Most phones that can be wirelessly charged today still have to sit right on top of a charging pad — in fact, even being slightly misaligned with the pad can cause a phone not to charge. Now, the company Energous says that it has a solution. Using a new take on existing technology, Energous says that it's able to wirelessly charge a device anywhere within a 15-foot radius of its transmitter. The closer to the transmitter, the faster a phone will charge — the farther away, the slower. However, distance theoretically won't be an issue: Energous' vision is that your phone, wearables, and other devices will slowly charge throughout the day, preventing you from ever having to actually plug it in or worry about power level.
Charging gets much slower when you have multiple devices
Let it be noted that during the entirety of the demo I sat through, I did not once see a phone's battery level rise. It's possible that I missed it — watching a phone charge is not the most thrilling thing I've seen this week. The phones did all display that they were being charged, however, so it appears that something was happening.

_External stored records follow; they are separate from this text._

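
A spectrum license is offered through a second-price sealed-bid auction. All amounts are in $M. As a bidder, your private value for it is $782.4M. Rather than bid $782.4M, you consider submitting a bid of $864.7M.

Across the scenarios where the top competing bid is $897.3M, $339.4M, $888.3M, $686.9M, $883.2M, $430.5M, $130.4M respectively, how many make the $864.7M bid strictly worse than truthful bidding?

The deviation hurts exactly when the highest competing bid lies strictly between $782.4M and $864.7M — overbidding then wins at a price above your value.
$897.3M: above both → same outcome either way.
$339.4M: below both → same outcome either way.
$888.3M: above both → same outcome either way.
$686.9M: below both → same outcome either way.
$883.2M: above both → same outcome either way.
$430.5M: below both → same outcome either way.
$130.4M: below both → same outcome either way.
Count: 0.

0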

Energous calls the tech WattUp. While WattUp charging could eventually be built directly into a phone, a wireless speaker, or any other product that continually uses power, for now you're going to need to put your phone into a WattUp-enabled battery pack. Energous says that WattUp battery packs will be on the market by the end of 2015 — it also says that they shouldn't be any more expensive than a traditional battery pack. That won't entirely be up to Energous because it doesn't make any hardware itself, but it says that its hardware partners simply plan to put a smaller battery in their current cases and fill the rest of the case with WattUp tech, which apparently doesn't increase the cost.
You'll also need to buy a transmitter in order to use a WattUp battery pack. Energous says that a transmitter will cost around $300 and be able to power 12 devices at once. The transmitters on display were all quite large — maybe the size of a few laptops stacked together — but Energous says that it should shrink in size "6x" by the time they hit the market. Transmitters will come in all kinds of shapes and sizes, too. There'll be basic ones for beside your bed, bigger ones for conference rooms, and others designed to be used in stores.
Energous says that the secret to WattUp is that it uses Bluetooth LE to locate the device that needs to be charged, allowing it to target where it's transmitting power. Certainly, there is more than this going on, but Energous would only talk about how patented it all is.
That's a lot of promises for Energous to meet before the end of the year — it'll also have to prove the tech's efficacy. If it can, that's great news. It would mean true wireless charging on the market and potentially the beginning of the end of our battery woes. Without a doubt, at least a few people will be willing to put a big transmitter in their home for that.
Update January 16th, 6:50PM ET: In an email, Energous says that WattUp's charging speed is not necessarily slowed by the number of devices it's connected to, unlike what a representative initially stated during a briefing. Rather, if too many devices are connected, by default, they won't charge until other devices are finished.